Rund 5.800 Bürger hatten gegen das Gesetz Verfassungsklage eingelegt. Bisher sieht es vor, dass Bundeskriminalamt, Bundespolizei, Zollkriminalamt und Nachrichtendienste des Bundes von Telekommunikationsanbietern Auskunft verlangen können. Die Unternehmen müssen die Namen und die IP-Adressen ihrer Kunden sowie Geburtsdatum und Bankverbindung an die Behörden weitergeben, wenn es der Gefahrenabwehr oder der Verfolgung von Straftaten und Ordnungswidrigkeiten dient.

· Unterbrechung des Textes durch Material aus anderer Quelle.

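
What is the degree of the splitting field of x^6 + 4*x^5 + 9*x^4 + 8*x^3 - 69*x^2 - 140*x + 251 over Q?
The degree of the splitting field over Q equals the order of the Galois group, so first determine the group. The polynomial f is an irreducible sextic over Q, so G = Gal(f/Q) is one of the 16 transitive subgroups 6T1, ..., 6T16 of S_6. The discriminant of f is 564385546240000 = 23756800^2, a perfect square, so G is contained in A_6. The transitive groups of degree 6 contained in A_6 are: A_4 (6T4, order 12), S_4 (6T7, order 24), (C_3 x C_3) : C_4 (6T10, order 36), PSL(2,5) (6T12, order 60), A_6 (6T15, order 360). By Dedekind's theorem, for a prime p not dividing disc(f) the degrees of the irreducible factors of f mod p form the cycle type of an element of G. Factoring f modulo the 19 such primes p <= 79 (skipping 2, 5, 29, which divide the discriminant), each new pattern first appears at: mod 3: f = (x^2 + 2x + 2)(x^4 + 2x^3 + x + 1), pattern 4+2; mod 11: f = (x^3 + 6x^2 + 8x + 10)(x^3 + 9x^2 + 2x + 2), pattern 3+3; mod 19: f = (x + 15)(x + 17)(x^2 + 13x + 13)(x^2 + 16x + 11), pattern 2+2+1+1; mod 61: f = (x + 6)(x + 39)(x + 53)(x^3 + 28x^2 + 14x + 10), pattern 3+1+1+1. No other pattern occurs in this range, so the set of observed cycle types is {4+2, 3+3, 2+2+1+1, 3+1+1+1}. The candidates containing elements of all these cycle types are (C_3 x C_3) : C_4 (6T10) of order 36, A_6 (6T15) of order 360; the others are excluded. The observed types are precisely the cycle types that occur in (C_3 x C_3) : C_4 (6T10) (apart from the identity). Each of the other remaining candidates has further cycle types, and by the Chebotarev density theorem the matching factorization patterns would occur for a proportion of primes equal to their share of the group: A_6 (6T15) additionally contains elements of type 5+1 (144 of its 360 elements, about 40% of primes). None of the 19 primes tested shows any such pattern (for each of these groups the chance of that is below 10^-4), which rules them out. Hence G = (C_3 x C_3) : C_4 (6T10), of order 36. The Galois group (C_3 x C_3) : C_4 (6T10) has order 36, so the splitting field has degree 36 over Q.

36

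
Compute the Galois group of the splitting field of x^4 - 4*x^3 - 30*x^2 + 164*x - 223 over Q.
The polynomial is an irreducible quartic over Q and its discriminant is -253755392, which is not a perfect square, so the Galois group is not contained in A_4. The resolvent cubic y^3 + 30*y^2 + 236*y + 3432 has exactly one rational root, so the Galois group is C_4 or D_4. The quartic remains irreducible over Q(sqrt(disc)), so the group is D_4.

4T3: D_4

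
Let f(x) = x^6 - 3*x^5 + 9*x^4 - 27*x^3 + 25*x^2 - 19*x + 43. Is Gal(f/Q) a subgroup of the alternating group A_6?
The polynomial is irreducible of degree 6 over Q. Its discriminant is -548553067783, which is not a perfect square. A Galois group lies in the alternating group exactly when the discriminant is a square in Q, so the Galois group (C_6) is not contained in A_6.

No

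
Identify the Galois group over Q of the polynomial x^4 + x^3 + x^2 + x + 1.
C_4 (order 4)

The polynomial is an irreducible quartic over Q and its discriminant is 125, which is not a perfect square, so the Galois group is not contained in A_4. The resolvent cubic y^3 - y^2 - 3*y + 2 has exactly one rational root, so the Galois group is C_4 or D_4. The quartic becomes reducible over Q(sqrt(disc)), so the group is C_4.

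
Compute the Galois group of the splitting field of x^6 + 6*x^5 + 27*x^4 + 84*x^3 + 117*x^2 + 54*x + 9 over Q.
The polynomial f is an irreducible sextic over Q, so G = Gal(f/Q) is one of the 16 transitive subgroups 6T1, ..., 6T16 of S_6. The discriminant of f is 264479053824, which is not a perfect square, so G is not contained in A_6. The transitive groups of degree 6 not contained in A_6 are: C_6 (6T1, order 6), S_3 (6T2, order 6), D_6 (6T3, order 12), C_3 x S_3 (6T5, order 18), A_4 x C_2 (6T6, order 24), S_4 (6T8, order 24), S_3 x S_3 (6T9, order 36), S_4 x C_2 (6T11, order 48), (S_3 x S_3) : C_2 (6T13, order 72), PGL(2,5) (6T14, order 120), S_6 (6T16, order 720). By Dedekind's theorem, for a prime p not dividing disc(f) the degrees of the irreducible factors of f mod p form the cycle type of an element of G. Factoring f modulo the 14 such primes p <= 53 (skipping 2, 3, which divide the discriminant), each new pattern first appears at: mod 5: f = (x + 1)(x + 3)(x^2 + 2)(x^2 + 2x + 4), pattern 2+2+1+1; mod 7: f = (x^6 + 6x^5 + 6x^4 + 5x^2 + 5x + 2), pattern 6; mod 19: f = (x + 12)(x + 13)(x + 16)(x^3 + 3x^2 + 13x + 4), pattern 3+1+1+1; mod 31: f = (x^2 + 7x + 27)(x^2 + 13x + 29)(x^2 + 17x + 5), pattern 2+2+2; mod 43: f = (x^3 + 3x^2 + 30x + 14)(x^3 + 3x^2 + 31x + 16), pattern 3+3. No other pattern occurs in this range, so the set of observed cycle types is {2+2+1+1, 6, 3+1+1+1, 2+2+2, 3+3}. The candidates containing elements of all these cycle types are S_3 x S_3 (6T9) of order 36, (S_3 x S_3) : C_2 (6T13) of order 72, S_6 (6T16) of order 720; the others are excluded. The observed types are precisely the cycle types that occur in S_3 x S_3 (6T9) (apart from the identity). Each of the other remaining candidates has further cycle types, and by the Chebotarev density theorem the matching factorization patterns would occur for a proportion of primes equal to their share of the group: (S_3 x S_3) : C_2 (6T13) additionally contains elements of type 4+2, 3+2+1, 2+1+1+1+1 (36 of its 72 elements, about 50% of primes); S_6 (6T16) additionally contains elements of type 5+1, 4+2, 4+1+1, 3+2+1, 2+1+1+1+1 (459 of its 720 elements, about 64% of primes). None of the 14 primes tested shows any such pattern (for each of these groups the chance of that is below 10^-4), which rules them out. Hence G = S_3 x S_3 (6T9), of order 36.

S_3 x S_3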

Die Erteilung der Auskunft sei zwar grundsätzlich zulässig, heißt es in der Entscheidung des Bundesverfassungsgerichts. Die Schwelle, ab der eine Abfrage und Auswertung der personenbezogenen Daten erfolgen dürfe, sei aber zu niedrig. Auskünfte über Daten “dürften nicht ins Blaue hinein” zugelassen werden. Voraussetzung für die Übermittlung der Daten müsse vielmehr eine konkrete Gefahr oder ein Anfangsverdacht sein. Erst dann könnten Nachrichtendienste oder Strafverfolgungsbehörden die Weitergabe der sogenannten Bestandsdaten verlangen. Die Bestandsdaten umfassen keine Auskünfte über einzelne Verbindungen.

Die bisherigen Voraussetzungen, wonach Auskünfte allgemein zum Zweck der Gefahrenabwehr oder zur Verfolgung von Straftaten und Ordnungswidrigkeiten erlaubt sind, seien zu weit gefasst, urteilten die Richter. Das Bundesverfassungsgericht hatte bereits das Vorläufergesetz im Jänner 2012 für teilweise verfassungswidrig erklärt und musste überarbeitet werden. Nun stellte sich heraus, dass das reformierte Gesetz immer noch nicht den Anforderungen genügt.